The German language sometimes uses words with absurd length. As long as they are constant at runtime, this is not an issue, careful designers will just apply word wrap where syntactical rules allow. Now we have an application where labels are user-configurable at runtime. I'm aware of 10 good reasons why this is a bad idea, possible solutions need not address this, it is a business requirement.
We wrote a translation tool which is based on a SQL Server database where both UX team and translators can look up strings by partial token matching, implemented simply as
SELECT Literal FROM Translations WHERE LCID=N'de' AND Literal LIKE N'%'+@token+N'%'
I know that this is not SARGable, at the moment it performs reasonably well so a possible solution does not need to address this.
Translators have come up with the habit of including zero-width spaces "" as hyphenation points in texts like this:
Entgeltfortzahlungsanspruch
You can actually copy and paste the spaces from that string, there are two, one after "Entgelt" and one before "anspruch".

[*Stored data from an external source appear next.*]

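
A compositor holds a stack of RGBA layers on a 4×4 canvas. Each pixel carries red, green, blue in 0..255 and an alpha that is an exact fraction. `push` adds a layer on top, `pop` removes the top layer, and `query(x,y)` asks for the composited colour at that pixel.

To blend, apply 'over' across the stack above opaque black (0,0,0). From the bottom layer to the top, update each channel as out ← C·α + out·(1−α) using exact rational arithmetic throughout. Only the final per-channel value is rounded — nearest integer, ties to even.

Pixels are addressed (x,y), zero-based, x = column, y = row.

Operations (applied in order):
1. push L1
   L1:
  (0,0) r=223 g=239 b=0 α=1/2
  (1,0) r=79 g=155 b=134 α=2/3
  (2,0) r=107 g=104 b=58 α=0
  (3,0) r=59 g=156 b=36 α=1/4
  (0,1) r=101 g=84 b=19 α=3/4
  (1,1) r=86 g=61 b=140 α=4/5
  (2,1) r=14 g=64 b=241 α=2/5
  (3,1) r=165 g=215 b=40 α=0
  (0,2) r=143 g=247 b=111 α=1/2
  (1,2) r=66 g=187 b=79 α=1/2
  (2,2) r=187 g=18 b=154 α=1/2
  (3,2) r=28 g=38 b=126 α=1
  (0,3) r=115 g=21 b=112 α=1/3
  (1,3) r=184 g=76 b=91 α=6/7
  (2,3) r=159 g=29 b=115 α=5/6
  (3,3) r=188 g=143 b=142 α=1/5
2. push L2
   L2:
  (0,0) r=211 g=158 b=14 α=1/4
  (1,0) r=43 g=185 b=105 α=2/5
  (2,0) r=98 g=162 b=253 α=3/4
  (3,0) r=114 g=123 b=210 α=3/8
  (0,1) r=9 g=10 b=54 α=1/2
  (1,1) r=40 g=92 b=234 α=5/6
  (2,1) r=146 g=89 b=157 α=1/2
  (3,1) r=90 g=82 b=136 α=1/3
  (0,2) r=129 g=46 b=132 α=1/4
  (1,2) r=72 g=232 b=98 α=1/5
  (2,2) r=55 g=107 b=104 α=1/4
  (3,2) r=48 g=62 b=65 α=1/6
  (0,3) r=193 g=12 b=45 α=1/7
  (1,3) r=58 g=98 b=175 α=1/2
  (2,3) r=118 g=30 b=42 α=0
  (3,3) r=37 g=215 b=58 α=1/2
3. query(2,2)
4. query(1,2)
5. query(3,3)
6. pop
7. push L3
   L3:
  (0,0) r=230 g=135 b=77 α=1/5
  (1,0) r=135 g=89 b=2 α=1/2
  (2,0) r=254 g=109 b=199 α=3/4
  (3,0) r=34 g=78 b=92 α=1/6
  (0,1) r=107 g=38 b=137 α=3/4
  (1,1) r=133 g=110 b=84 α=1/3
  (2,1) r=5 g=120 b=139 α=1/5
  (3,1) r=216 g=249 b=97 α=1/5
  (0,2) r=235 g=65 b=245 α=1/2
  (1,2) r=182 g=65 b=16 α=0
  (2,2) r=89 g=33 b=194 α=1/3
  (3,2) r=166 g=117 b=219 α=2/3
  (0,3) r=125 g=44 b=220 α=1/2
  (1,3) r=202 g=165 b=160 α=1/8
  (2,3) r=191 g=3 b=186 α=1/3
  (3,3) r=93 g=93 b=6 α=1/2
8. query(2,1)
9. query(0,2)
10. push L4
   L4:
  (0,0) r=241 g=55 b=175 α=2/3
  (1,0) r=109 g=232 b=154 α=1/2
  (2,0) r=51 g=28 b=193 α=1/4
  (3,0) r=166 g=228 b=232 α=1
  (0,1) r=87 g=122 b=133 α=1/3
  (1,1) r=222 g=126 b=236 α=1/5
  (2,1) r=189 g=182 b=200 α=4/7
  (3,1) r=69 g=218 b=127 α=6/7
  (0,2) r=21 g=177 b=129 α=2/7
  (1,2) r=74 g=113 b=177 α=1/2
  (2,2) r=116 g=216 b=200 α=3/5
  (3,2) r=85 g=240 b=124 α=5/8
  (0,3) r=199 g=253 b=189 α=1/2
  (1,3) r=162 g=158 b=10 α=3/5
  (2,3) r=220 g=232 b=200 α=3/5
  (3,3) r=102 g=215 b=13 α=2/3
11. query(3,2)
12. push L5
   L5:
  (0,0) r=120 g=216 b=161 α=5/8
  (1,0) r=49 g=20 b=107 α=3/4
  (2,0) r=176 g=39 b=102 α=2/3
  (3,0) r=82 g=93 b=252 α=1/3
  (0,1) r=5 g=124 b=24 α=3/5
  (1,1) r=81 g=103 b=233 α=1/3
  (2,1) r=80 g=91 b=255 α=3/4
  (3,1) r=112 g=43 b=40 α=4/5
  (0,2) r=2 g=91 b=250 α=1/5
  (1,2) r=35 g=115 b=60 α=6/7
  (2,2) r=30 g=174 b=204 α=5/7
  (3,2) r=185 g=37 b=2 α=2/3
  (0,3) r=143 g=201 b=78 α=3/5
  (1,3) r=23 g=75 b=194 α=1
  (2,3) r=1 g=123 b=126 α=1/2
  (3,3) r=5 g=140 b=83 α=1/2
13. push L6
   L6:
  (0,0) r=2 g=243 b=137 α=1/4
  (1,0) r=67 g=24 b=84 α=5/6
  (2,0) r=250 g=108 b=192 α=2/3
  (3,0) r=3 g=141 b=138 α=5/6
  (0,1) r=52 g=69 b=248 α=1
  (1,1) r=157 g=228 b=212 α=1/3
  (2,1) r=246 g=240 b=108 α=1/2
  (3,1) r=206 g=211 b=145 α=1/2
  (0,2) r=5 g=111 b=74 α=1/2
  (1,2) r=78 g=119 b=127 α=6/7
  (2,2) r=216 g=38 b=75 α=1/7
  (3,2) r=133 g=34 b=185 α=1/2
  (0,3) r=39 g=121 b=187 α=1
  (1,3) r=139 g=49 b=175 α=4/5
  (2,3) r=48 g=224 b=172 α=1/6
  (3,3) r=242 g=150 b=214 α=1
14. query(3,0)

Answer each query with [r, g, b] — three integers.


(2,2) stack=L1,L2; from [0,0,0]:
after L1 α=1/2: [187/2, 9, 77]
after L2 α=1/4: [671/8, 67/2, 335/4]
→ [84, 34, 84]

(1,2) stack=L1,L2; from [0,0,0]:
+L1 (α=1/2) → [33, 187/2, 79/2]
+L2 (α=1/5) → [204/5, 606/5, 256/5]
→ [41, 121, 51]

(3,3) stack=L1,L2; from [0,0,0]:
L1 α=1/5: [188/5, 143/5, 142/5]
L2 α=1/2: [373/10, 609/5, 216/5]
→ [37, 122, 43]

query (2,1) [L1,L3] — begin 0,0,0
after L1 α=2/5: [28/5, 128/5, 482/5]
after L3 α=1/5: [137/25, 1112/25, 2623/25]
= [5, 44, 105]

(0,2) stack=L1,L3; from [0,0,0]:
after L1 α=1/2: [143/2, 247/2, 111/2]
after L3 α=1/2: [613/4, 377/4, 601/4]
= [153, 94, 150]

query (3,2) [L1,L3,L4] — begin 0,0,0
L1 α=1: [28, 38, 126]
L3 α=2/3: [120, 272/3, 188]
L4 α=5/8: [785/8, 184, 148]
→ [98, 184, 148]

at x=3,y=0 over L1,L3,L4,L5,L6:
+L1 (α=1/4) → [59/4, 39, 9]
+L3 (α=1/6) → [431/24, 91/2, 137/6]
+L4 (α=1) → [166, 228, 232]
+L5 (α=1/3) → [138, 183, 716/3]
+L6 (α=5/6) → [51/2, 148, 1393/9]
= [26, 148, 155]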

At runtime, this works like a charm. At designtime, it has now become impossible to copy+paste "Entgeltfortzahlungsanspruch" (without the invisible spaces!) into the search box of the tool and get results, because the LIKE
operator does not ignore these spaces. Which has become a bit of a problem because team members keep adding the same string thinking it has not been included in the glossary yet.
Is there a LIKE
syntax jugglery, regex magic, or other ingenious algorithm which would allow to ignore zero-widths spaces in searches, still preserving them in the data?
Previous research: From the four questions that come up when searching for "tsql" and "zero-width space", this one is partly relevant, we actually have implemented part of it because the application can already deal with accent sensitivity/insensitivity. But I could not find any information hinting that collations or TRIM
ming would help with this kind of inner whitespace.